Saturday, 23 January 2016

Re-placing Ourselves





Nothing excites me more than the idea of being on the move.

Most of my travel these days is in the United Kingdom but motion usually brings me to novel, silent places and always prompts thought, prayer and reflection. There is something about being slightly ‘away from ourselves’ that can help us to see ourselves, others and God in a new light. Movement is seldom merely a physical displacement, but is often a place of spiritual opportunity. In his book, ‘The Art of Travel’, Alain de Botton writes: ‘Journeys are the midwives of thought’.

In Chapter 1 of CofD, Richard Foster stresses time and again that the spiritual disciplines we will explore together in the weeks to come are journeys, but not destinations.

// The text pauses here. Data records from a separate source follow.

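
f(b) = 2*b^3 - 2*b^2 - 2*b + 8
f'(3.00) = 40.00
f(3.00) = 38.00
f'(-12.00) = 910.00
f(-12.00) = -3712.00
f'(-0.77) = 4.64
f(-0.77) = 7.44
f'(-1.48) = 17.06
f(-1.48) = 0.10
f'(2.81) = 34.14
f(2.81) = 30.96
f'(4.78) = 115.97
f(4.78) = 171.17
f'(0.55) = -2.38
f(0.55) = 6.63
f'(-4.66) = 146.93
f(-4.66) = -228.50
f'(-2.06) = 31.70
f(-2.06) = -13.85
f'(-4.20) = 120.64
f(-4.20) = -167.06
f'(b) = 6*b^2 - 4*b - 2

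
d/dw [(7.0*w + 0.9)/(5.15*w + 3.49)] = (101.94425*w + 69.08455)/(5.15*w + 3.49)^3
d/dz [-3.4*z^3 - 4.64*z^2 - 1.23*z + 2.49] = -10.2*z^2 - 9.28*z - 1.23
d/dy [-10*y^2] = -20*y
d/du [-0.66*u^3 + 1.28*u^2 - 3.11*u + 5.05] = -1.98*u^2 + 2.56*u - 3.11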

They merely ‘place us before God’. And being before God is a place of change and blessing which is the true destination of the follower-pilgrim.

Last Monday, together with a crowd at church, I listened to stories of change and providence: Jenny (now praying in partnership), Charlie (changed by small acts of service and listening) and Dorothy (connected into a new community from a place of isolation).

As I listened (and many of us wept), I was reminded that these places of change (and the dozen others that were spoken of) had not been arrived at accidentally. Each one was the result of a conscious, spiritual act of movement towards a place where God might work. Each bore the hallmark of spiritual discipline. Each was within the reach of young and old, too.

In moving to a new place closer to God, we ourselves are re-placed for the good.